John Lockwood, Principal Research Scientist, Educational Testing Service, USA (Value added modeling)
J.R. Lockwood is a Principal Research Scientist at Educational Testing Service. He specializes in longitudinal modeling of student achievement, the measurement of teaching quality, and experimental and quasi-experimental methods in educational evaluation. His methodological areas of expertise include measurement error modeling, causal inference with observational data, and Bayesian statistics. He has led U.S. Department of Education Institute of Education Sciences projects on enhanced value-added models for estimating teacher effects, and currently leads a project developing novel methods for addressing measurement error in standardized test scores used in secondary data analysis. Prior to joining ETS, he was a Senior Statistician at the RAND Corporation. He received his Ph.D. in Statistics from Carnegie Mellon University in 2001, and won the Leonard J. Savage award for outstanding doctoral dissertation in Bayesian Application Methodology.

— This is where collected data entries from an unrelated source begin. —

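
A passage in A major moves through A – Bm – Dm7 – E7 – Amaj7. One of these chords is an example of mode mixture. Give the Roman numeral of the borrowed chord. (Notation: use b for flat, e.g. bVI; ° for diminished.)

iv7

The diatonic triads in A major are A, Bm, C#m, D, E, F#m, G#dim. Of the given chords, A, Bm, E7 and Amaj7 are diatonic. Dm7 (D–F–A–C) doesn't fit — on degree 4 A major would have D (IV). Dm7 is the degree-4 chord of A minor, so it is the borrowed iv7.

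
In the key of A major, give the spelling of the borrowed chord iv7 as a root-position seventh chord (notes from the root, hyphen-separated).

iv7 is built on scale degree 4, which is D in both A major and its parallel. Stacking thirds in A minor on D gives D–F–A–C.

D-F-A-C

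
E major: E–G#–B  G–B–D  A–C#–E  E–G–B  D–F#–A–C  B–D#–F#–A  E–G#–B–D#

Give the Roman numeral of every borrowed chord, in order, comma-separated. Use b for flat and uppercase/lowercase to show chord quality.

The diatonic triads in E major are E, F#m, G#m, A, B, C#m, D#dim. E–G#–B = E, A–C#–E = A, B–D#–F#–A = B7 and E–G#–B–D# = Emaj7 are all diatonic. G–B–D doesn't fit — on degree 3 E major would have G#m (iii). G is the degree-3 chord of E minor, so it is the borrowed bIII. E–G–B doesn't fit — on degree 1 E major would have E (I). Em is the degree-1 chord of E minor, so it is the borrowed i. D–F#–A–C doesn't fit — on degree 7 E major would have D#dim (vii°). D7 is the degree-7 chord of E minor, so it is the borrowed bVII7.

bIII, i, bVII7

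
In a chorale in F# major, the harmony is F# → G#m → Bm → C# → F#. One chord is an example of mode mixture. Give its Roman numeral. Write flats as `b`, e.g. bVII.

In F# major the diatonic chords are F#, G#m, A#m, B, C#, D#m, E#dim. F#, G#m and C# are all diatonic. Bm (B–D–F#) is not: scale degree 4 in F# major carries B (IV). In F# minor the chord on that degree is Bm, so here it functions as iv, borrowed from the parallel minor.

iv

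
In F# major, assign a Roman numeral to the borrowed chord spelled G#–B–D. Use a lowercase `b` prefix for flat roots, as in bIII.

The root G# is the diatonic 2nd degree of F# major; the borrowing shows in the chord quality. The diatonic chord on degree 2 would be G#m (ii), but G#–B–D is the diminished chord from F# minor. As a borrowed chord it is labeled ii°.

ii°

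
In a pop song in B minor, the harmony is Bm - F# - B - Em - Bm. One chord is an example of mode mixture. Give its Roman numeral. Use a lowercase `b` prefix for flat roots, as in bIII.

The diatonic triads in B minor (with V from harmonic minor) are Bm, C#dim, D, Em, F#, G, A. Of the given chords, Bm, F# and Em are diatonic. B (B–D#–F#) doesn't fit — on degree 1 B minor would have Bm (i). B is the degree-1 chord of B major, so it is the borrowed I.

I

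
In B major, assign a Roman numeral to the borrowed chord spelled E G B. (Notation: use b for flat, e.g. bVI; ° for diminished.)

The root E is the diatonic 4th degree of B major; the borrowing shows in the chord quality. E–G–B is a minor chord — the form found in B minor, not the diatonic IV (E). Borrowed into B major it is written iv.

iv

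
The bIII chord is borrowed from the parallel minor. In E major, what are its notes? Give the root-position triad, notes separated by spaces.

G B D

The root of bIII is the lowered 3rd degree: G# becomes G. Building the major chord from the parallel minor on G: G–B–D.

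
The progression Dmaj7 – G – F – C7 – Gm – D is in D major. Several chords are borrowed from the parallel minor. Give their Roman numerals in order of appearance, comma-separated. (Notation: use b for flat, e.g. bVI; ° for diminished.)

bIII, bVII7, iv

In D major the diatonic chords are D, Em, F#m, G, A, Bm, C#dim. Dmaj7, G and D all belong to that set. F (F–A–C) doesn't fit — on degree 3 D major would have F#m (iii). F is the degree-3 chord of D minor, so it is the borrowed bIII. But C7 (C–E–G–Bb) is foreign: the diatonic vii° on degree 7 is C#dim, whereas C7 comes from D minor. It is labeled bVII7. Gm (G–Bb–D) doesn't fit — on degree 4 D major would have G (IV). Gm is the degree-4 chord of D minor, so it is the borrowed iv.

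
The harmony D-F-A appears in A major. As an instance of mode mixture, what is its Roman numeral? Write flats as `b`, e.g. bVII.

iv

The root D is the diatonic 4th degree of A major; the borrowing shows in the chord quality. The diatonic chord on degree 4 would be D (IV), but D–F–A is the minor chord from A minor. As a borrowed chord it is labeled iv.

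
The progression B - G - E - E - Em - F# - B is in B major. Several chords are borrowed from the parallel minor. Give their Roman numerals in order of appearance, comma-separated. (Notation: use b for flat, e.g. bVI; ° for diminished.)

B major has the diatonic set B, C#m, D#m, E, F#, G#m, A#dim. B, E and F# all belong to that set. G (G–B–D) is not: scale degree 6 in B major carries G#m (vi). In B minor the chord on that degree is G, so here it functions as bVI, borrowed from the parallel minor. But Em (E–G–B) is foreign: the diatonic IV on degree 4 is E, whereas Em comes from B minor. It is labeled iv.

bVI, iv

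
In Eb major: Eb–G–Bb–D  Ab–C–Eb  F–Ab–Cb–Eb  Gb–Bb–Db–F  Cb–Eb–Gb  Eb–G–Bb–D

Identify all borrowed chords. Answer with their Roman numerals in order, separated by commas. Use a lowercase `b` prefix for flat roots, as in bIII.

iiø7, bIIImaj7, bVI

Eb major has the diatonic set Eb, Fm, Gm, Ab, Bb, Cm, Ddim. Eb–G–Bb–D = Ebmaj7 and Ab–C–Eb = Ab both belong to that set. But F–Ab–Cb–Eb is foreign: the diatonic ii on degree 2 is Fm, whereas Fm7b5 comes from Eb minor. It is labeled iiø7. Gb–Bb–Db–F doesn't fit — on degree 3 Eb major would have Gm (iii). Gbmaj7 is the degree-3 chord of Eb minor, so it is the borrowed bIIImaj7. But Cb–Eb–Gb is foreign: the diatonic vi on degree 6 is Cm, whereas Cb comes from Eb minor. It is labeled bVI.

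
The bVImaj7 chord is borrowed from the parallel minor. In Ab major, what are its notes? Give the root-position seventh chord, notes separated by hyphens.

Fb-Ab-Cb-Eb

Scale degree 6 in Ab major is F. bVImaj7 uses the lowered form, Fb, taken from Ab minor. In Ab minor the chord on Fb is Fb–Ab–Cb–Eb.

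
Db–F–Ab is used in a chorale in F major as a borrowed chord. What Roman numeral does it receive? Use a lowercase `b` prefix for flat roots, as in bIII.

bVI

In F major scale degree 6 is D; Db is its lowered form, from F minor. The diatonic chord on degree 6 would be Dm (vi), but Db–F–Ab is the major chord from F minor. As a borrowed chord it is labeled bVI.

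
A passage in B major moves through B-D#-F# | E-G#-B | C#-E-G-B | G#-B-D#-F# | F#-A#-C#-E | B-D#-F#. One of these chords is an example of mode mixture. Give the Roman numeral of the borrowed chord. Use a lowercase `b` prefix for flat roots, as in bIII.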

The use of standardized test scores to measure the performance of individual teachers has been one of the most controversial topics in U.S. educational research and policy over the past two decades. There have been substantial disagreements among policy makers, educators, researchers and other stakeholders about whether such teacher “value-added (VA)” measures can provide valid, fair and reliable inferences about the effects of individual teachers on student achievement progress. The essential challenge to estimating teacher VA is that groups of students taught by different teachers may have vastly different background characteristics, including different levels of prior achievement. VA modeling generally refers to the use of statistical models to adjust for these differences using longitudinal data on individual students that is now routinely archived by schools, districts and U.S. states. The pros and cons of different model specifications have been the subject of intense debate by econometricians, statisticians and psychometricians, with some of the essential issues lying at the nexus of these fields. This presentation will summarize the basic evaluation problem of estimating teacher VA, and will discuss recent empirical evidence for and against the validity of inferences about teachers made from VA models. It will discuss key areas of future research, including ways in which the psychometric community may be able to contribute to enhanced model specifications.